Dilansir dari Kompas (28/12/2020), seorang pria di Kabupaten Konawe Utara, Sulawesi Tenggara, ditangkap aparat kepolisian setelah dilaporkan istrinya. Agus (57) diketahui melakukan kekerasan seksual terhadap anak tirinya yang masih berusia 15 tahun selama satu tahun terakhir. Miris sekali, orangtua yang harusnya menjadi pelindung bagi anak malah berbalik menjadi musuh yang sangat menakutkan bagi seorang anak.

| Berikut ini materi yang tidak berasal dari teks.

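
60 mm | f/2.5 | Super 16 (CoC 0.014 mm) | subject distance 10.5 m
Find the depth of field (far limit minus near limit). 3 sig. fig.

2.15 m

Hyperfocal distance H = f²/(N·c) + f = 60²/(2.5 × 0.014) + 60 = 3600/0.035 + 60 ≈ 102917.1 mm ≈ 102.9 m.
Near limit Dn = s·(H − f)/(H + s − 2f) = 10500 × (102917.1 − 60) / (102917.1 + 10500 − 2 × 60) = 10500 × 102857.1 / 113297.1 ≈ 9532.5 mm.
Far limit Df = s·(H − f)/(H − s) = 10500 × (102917.1 − 60) / (102917.1 − 10500) = 10500 × 102857.1 / 92417.1 ≈ 11686.1 mm.
Depth of field = Df − Dn = 11686.1 − 9532.5 ≈ 2153.6 mm ≈ 2.15 m.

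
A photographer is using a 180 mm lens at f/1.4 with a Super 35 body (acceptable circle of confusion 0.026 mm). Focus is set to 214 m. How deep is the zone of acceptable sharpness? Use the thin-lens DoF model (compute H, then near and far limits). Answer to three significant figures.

109 m

Hyperfocal distance H = f²/(N·c) + f = 180²/(1.4 × 0.026) + 180 = 32400/0.0364 + 180 ≈ 890289.9 mm ≈ 890.3 m.
Near limit Dn = s·(H − f)/(H + s − 2f) = 214000 × (890289.9 − 180) / (890289.9 + 214000 − 2 × 180) = 214000 × 890109.9 / 1103929.9 ≈ 172550 mm.
Far limit Df = s·(H − f)/(H − s) = 214000 × (890289.9 − 180) / (890289.9 − 214000) = 214000 × 890109.9 / 676289.9 ≈ 281660 mm.
Depth of field = Df − Dn = 281660 − 172550 ≈ 109110 mm ≈ 109 m.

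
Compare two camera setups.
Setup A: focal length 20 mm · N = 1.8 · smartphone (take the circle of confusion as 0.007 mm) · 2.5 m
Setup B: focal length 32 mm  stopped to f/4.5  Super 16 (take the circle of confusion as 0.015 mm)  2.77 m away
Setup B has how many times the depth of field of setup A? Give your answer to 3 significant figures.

2.63

Setup A: H = 20²/(1.8×0.007) + 20 ≈ 31766.0 mm; DoF = Df − Dn = 2711.85 − 2318.85 ≈ 393.00 mm.
Setup B: H = 32²/(4.5×0.015) + 32 ≈ 15202.4 mm; DoF = Df − Dn = 3380.0 − 2346.5 ≈ 1033.5 mm.
Ratio = 1033.5 / 393.00 ≈ 2.63.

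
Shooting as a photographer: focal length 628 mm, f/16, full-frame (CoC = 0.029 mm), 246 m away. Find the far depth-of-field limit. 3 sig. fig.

346 m

Hyperfocal distance H = f²/(N·c) + f = 628²/(16 × 0.029) + 628 = 394384/0.464 + 628 ≈ 850593.5 mm ≈ 850.6 m.
Far limit Df = s·(H − f)/(H − s) = 246000 × (850593.5 − 628) / (850593.5 − 246000) = 246000 × 849965.5 / 604593.5 ≈ 345838 mm ≈ 346 m.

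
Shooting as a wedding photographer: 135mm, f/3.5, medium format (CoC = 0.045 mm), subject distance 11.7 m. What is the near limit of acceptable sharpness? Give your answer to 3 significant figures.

Hyperfocal distance H = f²/(N·c) + f = 135²/(3.5 × 0.045) + 135 = 18225/0.1575 + 135 ≈ 115849.3 mm ≈ 115.8 m.
Near limit Dn = s·(H − f)/(H + s − 2f) = 11700 × (115849.3 − 135) / (115849.3 + 11700 − 2 × 135) = 11700 × 115714.3 / 127279.3 ≈ 10637 mm ≈ 10.6 m.

10.6 m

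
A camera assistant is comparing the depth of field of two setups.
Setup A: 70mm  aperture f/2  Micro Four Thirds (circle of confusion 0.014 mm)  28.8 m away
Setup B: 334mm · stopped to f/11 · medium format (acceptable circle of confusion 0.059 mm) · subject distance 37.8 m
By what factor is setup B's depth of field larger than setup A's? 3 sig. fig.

1.78

Setup A: H = 70²/(2×0.014) + 70 ≈ 175070.0 mm; DoF = Df − Dn = 34456.8 − 24738.6 ≈ 9718.2 mm.
Setup B: H = 334²/(11×0.059) + 334 ≈ 172223.1 mm; DoF = Df − Dn = 48336 − 31035 ≈ 17301 mm.
Ratio = 17301 / 9718.2 ≈ 1.78.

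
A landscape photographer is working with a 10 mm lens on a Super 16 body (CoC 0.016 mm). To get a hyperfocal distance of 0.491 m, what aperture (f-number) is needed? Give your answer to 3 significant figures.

f/13

Rearrange H = f²/(N·c) + f for N: N = f² / ((H − f)·c).
N = 10² / ((491 − 10) × 0.016) = 100 / 7.696 ≈ 13.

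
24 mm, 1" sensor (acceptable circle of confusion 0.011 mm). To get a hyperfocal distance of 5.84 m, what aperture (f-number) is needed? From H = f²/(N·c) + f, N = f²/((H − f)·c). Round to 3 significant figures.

Rearrange H = f²/(N·c) + f for N: N = f² / ((H − f)·c).
N = 24² / ((5840 − 24) × 0.011) = 576 / 63.98 ≈ 9.

f/9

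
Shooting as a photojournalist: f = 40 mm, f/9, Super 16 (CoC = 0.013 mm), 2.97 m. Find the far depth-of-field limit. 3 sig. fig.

Hyperfocal distance H = f²/(N·c) + f = 40²/(9 × 0.013) + 40 = 1600/0.117 + 40 ≈ 13715.2 mm ≈ 13.72 m.
Far limit Df = s·(H − f)/(H − s) = 2970 × (13715.2 − 40) / (13715.2 − 2970) = 2970 × 13675.2 / 10745.2 ≈ 3779.9 mm ≈ 3.78 m.

3.78 m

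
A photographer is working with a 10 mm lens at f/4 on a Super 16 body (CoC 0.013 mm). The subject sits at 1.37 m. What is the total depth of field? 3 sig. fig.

Hyperfocal distance H = f²/(N·c) + f = 10²/(4 × 0.013) + 10 = 100/0.052 + 10 ≈ 1933.1 mm ≈ 1.933 m.
Near limit Dn = s·(H − f)/(H + s − 2f) = 1370 × (1933.1 − 10) / (1933.1 + 1370 − 2 × 10) = 1370 × 1923.1 / 3283.1 ≈ 802.5 mm.
Far limit Df = s·(H − f)/(H − s) = 1370 × (1933.1 − 10) / (1933.1 − 1370) = 1370 × 1923.1 / 563.1 ≈ 4679.0 mm.
Depth of field = Df − Dn = 4679.0 − 802.5 ≈ 3876.5 mm ≈ 3.88 m.

3.88 m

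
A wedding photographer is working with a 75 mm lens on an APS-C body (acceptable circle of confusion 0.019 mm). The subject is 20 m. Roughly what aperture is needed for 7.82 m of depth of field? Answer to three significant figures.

f/2.80

Write h = H − f = f²/(N·c). The thin-lens limits are Dn = s·h/(h + (s−f)) and Df = s·h/(h − (s−f)), so DoF = Df − Dn = 2·s·(s−f)·h / (h² − (s−f)²).
That is a quadratic in h: DoF·h² − 2·s·(s−f)·h − DoF·(s−f)² = 0 ⇒ h = (s−f)·(s + √(s² + DoF²)) / DoF = 19925 × (20000 + √(20000² + 7820²)) / 7820 = 19925 × (20000 + 21474.5) / 7820 ≈ 105675 mm.
Then N = f²/(c·h) = 75² / (0.019 × 105675) = 5625 / 2007.8 ≈ 2.80.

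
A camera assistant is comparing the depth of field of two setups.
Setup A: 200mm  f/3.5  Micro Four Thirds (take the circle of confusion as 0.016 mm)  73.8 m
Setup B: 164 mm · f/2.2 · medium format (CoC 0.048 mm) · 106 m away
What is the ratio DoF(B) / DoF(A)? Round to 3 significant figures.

Setup A: H = 200²/(3.5×0.016) + 200 ≈ 714485.7 mm; DoF = Df − Dn = 82278 − 66906 ≈ 15372 mm.
Setup B: H = 164²/(2.2×0.048) + 164 ≈ 254861.0 mm; DoF = Df − Dn = 181363 − 74883 ≈ 106480 mm.
Ratio = 106480 / 15372 ≈ 6.93.

6.93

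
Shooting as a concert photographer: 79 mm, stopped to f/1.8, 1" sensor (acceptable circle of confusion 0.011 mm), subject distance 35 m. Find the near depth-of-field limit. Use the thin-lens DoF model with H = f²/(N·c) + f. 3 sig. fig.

31.5 m

Hyperfocal distance H = f²/(N·c) + f = 79²/(1.8 × 0.011) + 79 = 6241/0.0198 + 79 ≈ 315281.0 mm ≈ 315.3 m.
Near limit Dn = s·(H − f)/(H + s − 2f) = 35000 × (315281.0 − 79) / (315281.0 + 35000 − 2 × 79) = 35000 × 315202.0 / 350123.0 ≈ 31509 mm ≈ 31.5 m.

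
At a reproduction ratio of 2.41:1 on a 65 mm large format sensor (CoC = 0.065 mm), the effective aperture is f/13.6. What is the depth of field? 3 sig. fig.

0.304 mm

At magnification m, DoF ≈ 2·N_eff·c/m² = 2 × 13.6 × 0.065 / 2.41² = 1.768 / 5.808 ≈ 0.304 mm.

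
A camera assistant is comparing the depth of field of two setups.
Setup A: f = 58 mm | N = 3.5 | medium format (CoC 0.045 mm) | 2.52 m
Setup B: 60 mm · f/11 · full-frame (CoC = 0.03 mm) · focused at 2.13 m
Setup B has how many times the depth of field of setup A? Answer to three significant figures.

Setup A: H = 58²/(3.5×0.045) + 58 ≈ 21416.7 mm; DoF = Df − Dn = 2848.32 − 2259.54 ≈ 588.78 mm.
Setup B: H = 60²/(11×0.03) + 60 ≈ 10969.1 mm; DoF = Df − Dn = 2628.82 − 1790.29 ≈ 838.53 mm.
Ratio = 838.53 / 588.78 ≈ 1.42.

1.42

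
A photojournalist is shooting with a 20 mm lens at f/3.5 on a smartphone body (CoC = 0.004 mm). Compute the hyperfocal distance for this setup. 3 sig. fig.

Hyperfocal distance H = f²/(N·c) + f = 20²/(3.5 × 0.004) + 20 = 400/0.014 + 20 ≈ 28591.4 mm ≈ 28.6 m.

28.6 m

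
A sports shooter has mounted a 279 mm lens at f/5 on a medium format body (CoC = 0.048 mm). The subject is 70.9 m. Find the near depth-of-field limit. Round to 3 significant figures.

Hyperfocal distance H = f²/(N·c) + f = 279²/(5 × 0.048) + 279 = 77841/0.24 + 279 ≈ 324616.5 mm ≈ 324.6 m.
Near limit Dn = s·(H − f)/(H + s − 2f) = 70900 × (324616.5 − 279) / (324616.5 + 70900 − 2 × 279) = 70900 × 324337.5 / 394958.5 ≈ 58223 mm ≈ 58.2 m.

58.2 m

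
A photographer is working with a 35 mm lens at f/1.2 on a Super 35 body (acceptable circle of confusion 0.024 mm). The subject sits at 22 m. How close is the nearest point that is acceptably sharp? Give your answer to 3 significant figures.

14.5 m

Hyperfocal distance H = f²/(N·c) + f = 35²/(1.2 × 0.024) + 35 = 1225/0.0288 + 35 ≈ 42569.7 mm ≈ 42.57 m.
Near limit Dn = s·(H − f)/(H + s − 2f) = 22000 × (42569.7 − 35) / (42569.7 + 22000 − 2 × 35) = 22000 × 42534.7 / 64499.7 ≈ 14508 mm ≈ 14.5 m.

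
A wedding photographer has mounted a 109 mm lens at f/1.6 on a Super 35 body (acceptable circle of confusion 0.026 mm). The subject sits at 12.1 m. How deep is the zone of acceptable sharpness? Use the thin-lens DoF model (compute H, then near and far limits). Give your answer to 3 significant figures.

Hyperfocal distance H = f²/(N·c) + f = 109²/(1.6 × 0.026) + 109 = 11881/0.0416 + 109 ≈ 285710.0 mm ≈ 285.7 m.
Near limit Dn = s·(H − f)/(H + s − 2f) = 12100 × (285710.0 − 109) / (285710.0 + 12100 − 2 × 109) = 12100 × 285601.0 / 297592.0 ≈ 11612.4 mm.
Far limit Df = s·(H − f)/(H − s) = 12100 × (285710.0 − 109) / (285710.0 − 12100) = 12100 × 285601.0 / 273610.0 ≈ 12630.3 mm.
Depth of field = Df − Dn = 12630.3 − 11612.4 ≈ 1017.9 mm ≈ 1.02 m.

1.02 m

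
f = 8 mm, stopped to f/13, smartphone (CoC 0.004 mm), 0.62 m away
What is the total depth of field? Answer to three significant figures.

0.819 m

Hyperfocal distance H = f²/(N·c) + f = 8²/(13 × 0.004) + 8 = 64/0.052 + 8 ≈ 1238.8 mm ≈ 1.239 m.
Near limit Dn = s·(H − f)/(H + s − 2f) = 620 × (1238.8 − 8) / (1238.8 + 620 − 2 × 8) = 620 × 1230.8 / 1842.8 ≈ 414.09 mm.
Far limit Df = s·(H − f)/(H − s) = 620 × (1238.8 − 8) / (1238.8 − 620) = 620 × 1230.8 / 618.8 ≈ 1233.22 mm.
Depth of field = Df − Dn = 1233.22 − 414.09 ≈ 819.13 mm ≈ 0.819 m.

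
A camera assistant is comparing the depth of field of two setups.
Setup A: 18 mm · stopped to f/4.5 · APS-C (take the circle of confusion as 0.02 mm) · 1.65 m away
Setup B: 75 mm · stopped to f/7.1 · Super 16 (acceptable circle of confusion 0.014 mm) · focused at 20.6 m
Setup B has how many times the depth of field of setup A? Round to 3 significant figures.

Setup A: H = 18²/(4.5×0.02) + 18 ≈ 3618.0 mm; DoF = Df − Dn = 3018.3 − 1135.3 ≈ 1883.0 mm.
Setup B: H = 75²/(7.1×0.014) + 75 ≈ 56664.5 mm; DoF = Df − Dn = 32324 − 15117 ≈ 17207 mm.
Ratio = 17207 / 1883.0 ≈ 9.14.

9.14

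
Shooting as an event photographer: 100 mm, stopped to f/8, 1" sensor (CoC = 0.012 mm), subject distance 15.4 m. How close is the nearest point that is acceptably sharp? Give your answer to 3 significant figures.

13.4 m

Hyperfocal distance H = f²/(N·c) + f = 100²/(8 × 0.012) + 100 = 10000/0.096 + 100 ≈ 104266.7 mm ≈ 104.3 m.
Near limit Dn = s·(H − f)/(H + s − 2f) = 15400 × (104266.7 − 100) / (104266.7 + 15400 − 2 × 100) = 15400 × 104166.7 / 119466.7 ≈ 13428 mm ≈ 13.4 m.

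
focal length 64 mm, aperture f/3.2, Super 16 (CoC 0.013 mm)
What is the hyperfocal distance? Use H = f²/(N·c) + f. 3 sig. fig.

98.5 m

Hyperfocal distance H = f²/(N·c) + f = 64²/(3.2 × 0.013) + 64 = 4096/0.0416 + 64 ≈ 98525.5 mm ≈ 98.5 m.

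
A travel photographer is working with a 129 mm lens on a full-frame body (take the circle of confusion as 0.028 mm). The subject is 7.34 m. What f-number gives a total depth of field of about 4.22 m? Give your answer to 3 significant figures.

Write h = H − f = f²/(N·c). The thin-lens limits are Dn = s·h/(h + (s−f)) and Df = s·h/(h − (s−f)), so DoF = Df − Dn = 2·s·(s−f)·h / (h² − (s−f)²).
That is a quadratic in h: DoF·h² − 2·s·(s−f)·h − DoF·(s−f)² = 0 ⇒ h = (s−f)·(s + √(s² + DoF²)) / DoF = 7211 × (7340 + √(7340² + 4220²)) / 4220 = 7211 × (7340 + 8466.64) / 4220 ≈ 27010 mm.
Then N = f²/(c·h) = 129² / (0.028 × 27010) = 16641 / 756.28 ≈ 22.

f/22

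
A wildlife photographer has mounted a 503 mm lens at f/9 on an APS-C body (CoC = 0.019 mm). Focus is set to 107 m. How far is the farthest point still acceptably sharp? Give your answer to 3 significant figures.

Hyperfocal distance H = f²/(N·c) + f = 503²/(9 × 0.019) + 503 = 253009/0.171 + 503 ≈ 1480087.8 mm ≈ 1480 m.
Far limit Df = s·(H − f)/(H − s) = 107000 × (1480087.8 − 503) / (1480087.8 − 107000) = 107000 × 1479584.8 / 1373087.8 ≈ 115299 mm ≈ 115 m.

115 m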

Kurangnya nilai agama dan hilangnya taqwa dari seorang insan mampu membutakan hati nurani sehingga manusia bertindak mengikuti hawa nafsu bukan lagi berdasarkan keimanan pada Allah Swt. Inilah potret kekejaman sistem kapitalis-sekuler yang menjauhkan kehidupan dunia dengan agama sehingga akal manusia tertutupi dengan maksiat dan menjerumuskan pelakunya kedalam dosa.

Dengan demikian, sistem kapitalis-sekuler memandang kehadiran anak sebagai seorang insan yang bernilai ekonomis. Seorang anak hanya akan dianggap berguna jika menguntungkan secara ekonomi. Sebaliknya, anak bisa menimbulkan ketimpangan sosial dalam keluarga jika kehadiran mereka membutuhkan banyak kebutuhan yang perlu dipenuhi. Padahal, anak adalah harta yang berharga yang kelak bisa menjadi investasi akhirat jika kehadirannya dianggap sebagai anugrah. Oleh karena itu, anak tidak akan bernilai apa-apa jika dipandang dengan kaca mata kapitalis-sekuler, maka perlu sistem yang memanusiakan agar bisa menempatkan kedudukan anak pada posisi yang seharusnya.

Mendidik anak dalam islam

Berbeda halnya dalam islam, anak merupakan anugrah dari Allah Swt yang wajib dijaga keamanannya bahkan islam menjadikan anak sebagai investasi akhirat yang sangat berharga. deretan kisah keberhasilan para ulama di masa lalu tidak terlepas dari usaha orangtua dalam mendidik dan menyediakan pendidikan terbaik bagi anaknya. sebut saja Imam Syafi’i, ulama besar yang sangat dijaga oleh ibunya. Bahkan dalam sebuah riwayat diceritakan Imam Syafi’i kecil pernah ditinggal ibunya pergi sejenak dan beliau menangis kelaparan. Tiba-tiba seorang wanita yahudi memberikan asi kepada beliau, menyadari hal itu sang ibu langsung mengambil Syafi’i kecil dan mengguncang tubuh beliau hingga memuntahkan semua susu yang telah ia minum. Mengapa hal itu dilakukan? ibu Imam Syafi’i tidak menginginkan sedikitpun makanan buruk masuk ke dalam tubuh putranya.

Kemudian, dalam al-quran pun banyak dikisahkan tentang pola asuh para nabi yang berhasil mendidik anak mereka menjadi seorang Nabi yang ternama, salah satunya keluarga Nabi Daud as. dari keluarga ini lahir seorang Nabi Sulaiman as, seorang raja kaya raya, paling kuat, berkuasa lagi saleh, yang mampu mengislamkan satu negara. adalagi kisah seorang bapaknya para nabi, Nabi Ibrahim as. anak-anak beliau turun temurun menjadi pewaris risalahnya, Nabi Ishaq as, Nabi Yaqub as, dan Nabi Yusuf as, Masya Allah.

Potret keberhasilan di atas tentu dihasilkan melalui usaha yang serius dan sungguh-sungguh dimulai dari usaha orang tua yang mencarikan guru terbaik bagi anak-anaknya hingga pentingnya menempatkan iman dan taqwa kala mendidik anak sebagai penerus generasi. Sehingga, tak heran jika deretan kesuksesan dan keberhasilan banyak ditorehkan para generasi islam terdahulu yang proses mendidik anaknya ditautkan dengan keimanan kepada sang khaliq, Allah Swt.

Dengan demikian, pandangan islam tentu berbeda dengan pandangan kapitalis-sekuler kala mendidik anak. Islam memandang anak sebagai harta berharga penyelamat akhirat sedangkan kapitalis-sekuler menempatkan kedudukan anak hanya sebatas pada nilai materi. sehingga, generasi yang dihasilkan dari kedua sistem ini tentu berbeda dikarenakan pola asuh yang ditempuh keduanya. Wallahu’alam biishowwab.